CloudTracks: A Dataset for Localizing Ship Tracks in Satellite Images of Clouds
Muhammad Ahmed Chaudhry, Lyna Kim, Jeremy Irvin, Yuzu Ido, Sonia Chu, Jared Thomas Isobe, Andrew Y. Ng, Duncan Watson-Parris
TL;DR
The paper tackles the challenge of localizing ship tracks in satellite imagery to study anthropogenic aerosol effects on clouds. It introduces CloudTracks, a dataset of 3,560 MODIS images with over 12,000 ship-track instances, along with semantic and instance segmentation masks derived from careful labeling and preprocessing. Benchmarking shows state-of-the-art localization performance (IoU up to 61.29 with semantic segmentation) and improved instance counting (MAE as low as 1.64) compared to prior work, while also highlighting the remaining difficulties with thin, overlapping tracks. The work aims to spur new ML approaches for elongated, occluded features in geospatial imagery and to support climate research on aerosol–cloud interactions, with the dataset openly released to the community.
Abstract
Clouds play a significant role in global temperature regulation through their effect on planetary albedo. Anthropogenic emissions of aerosols can alter the albedo of clouds, but the extent of this effect, and its consequent impact on temperature change, remains uncertain. Human-induced clouds caused by ship aerosol emissions, commonly referred to as ship tracks, provide visible manifestations of this effect distinct from adjacent cloud regions and therefore serve as a useful sandbox to study human-induced clouds. However, the lack of large-scale ship track data makes it difficult to deduce their general effects on cloud formation.
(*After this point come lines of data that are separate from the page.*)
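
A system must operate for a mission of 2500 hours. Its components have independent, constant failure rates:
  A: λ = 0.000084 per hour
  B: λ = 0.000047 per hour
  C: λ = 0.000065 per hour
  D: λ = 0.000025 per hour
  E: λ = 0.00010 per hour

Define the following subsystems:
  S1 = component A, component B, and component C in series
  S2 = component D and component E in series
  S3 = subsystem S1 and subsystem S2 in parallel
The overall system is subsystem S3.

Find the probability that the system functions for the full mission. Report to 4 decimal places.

0.8960

R(A) = exp(−0.000084 × 2500) = 0.810584
R(B) = exp(−0.000047 × 2500) = 0.889141
R(C) = exp(−0.000065 × 2500) = 0.850016
R(D) = exp(−0.000025 × 2500) = 0.939413
R(E) = exp(−0.00010 × 2500) = 0.778801
Series (A, B, and C): 0.810584 × 0.889141 × 0.850016 = 0.612626
Series (D and E): 0.939413 × 0.778801 = 0.731616
Parallel ([0.612626] and [0.731616]): 1 − (1 − 0.612626)(1 − 0.731616) = 0.8960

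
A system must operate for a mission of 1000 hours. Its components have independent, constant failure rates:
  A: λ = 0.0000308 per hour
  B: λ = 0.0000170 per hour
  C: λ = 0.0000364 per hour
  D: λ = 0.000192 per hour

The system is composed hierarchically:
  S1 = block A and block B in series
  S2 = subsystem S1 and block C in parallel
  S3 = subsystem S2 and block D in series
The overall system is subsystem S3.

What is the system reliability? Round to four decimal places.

0.8239

R(A) = exp(−0.0000308 × 1000) = 0.969669
R(B) = exp(−0.0000170 × 1000) = 0.983144
R(C) = exp(−0.0000364 × 1000) = 0.964255
R(D) = exp(−0.000192 × 1000) = 0.825307
Series (A and B): 0.969669 × 0.983144 = 0.953324
Parallel ([0.953324] and C): 1 − (1 − 0.953324)(1 − 0.964255) = 0.998332
Series ([0.998332] and D): 0.998332 × 0.825307 = 0.8239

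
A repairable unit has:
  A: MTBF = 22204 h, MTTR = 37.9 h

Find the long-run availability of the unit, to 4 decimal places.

0.9983

A(A) = MTBF/(MTBF+MTTR) = 22204/(22204+37.9) = 0.9983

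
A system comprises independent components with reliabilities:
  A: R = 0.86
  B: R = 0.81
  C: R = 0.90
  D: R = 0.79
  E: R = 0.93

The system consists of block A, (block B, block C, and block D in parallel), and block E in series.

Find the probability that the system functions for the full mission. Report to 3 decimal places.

Parallel (B, C, and D): 1 − (1 − 0.81000)(1 − 0.90000)(1 − 0.79000) = 0.99601
Series (A, [0.99601], and E): 0.86000 × 0.99601 × 0.93000 = 0.797

0.797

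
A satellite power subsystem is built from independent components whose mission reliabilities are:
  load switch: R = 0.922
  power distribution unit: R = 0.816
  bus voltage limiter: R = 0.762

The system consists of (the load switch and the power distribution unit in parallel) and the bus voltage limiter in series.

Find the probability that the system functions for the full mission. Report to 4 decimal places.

Parallel (load switch and power distribution unit): 1 − (1 − 0.922000)(1 − 0.816000) = 0.985648
Series ([0.985648] and bus voltage limiter): 0.985648 × 0.762000 = 0.7511

0.7511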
Towards developing automated approaches to localize ship tracks at scale, we present CloudTracks, a dataset containing 3,560 satellite images labeled with more than 12,000 ship track instance annotations. We train semantic segmentation and instance segmentation model baselines on our dataset and find that our best model substantially outperforms previous state-of-the-art for ship track localization (61.29 vs. 48.65 IoU). We also find that the best instance segmentation model is able to identify the number of ship tracks in each image more accurately than the previous state-of-the-art (1.64 vs. 4.99 MAE). However, we identify cases where the best model struggles to accurately localize and count ship tracks, so we believe CloudTracks will stimulate novel machine learning approaches to better detect elongated and overlapping features in satellite images. We release our dataset openly at {zenodo.org/records/10042922}.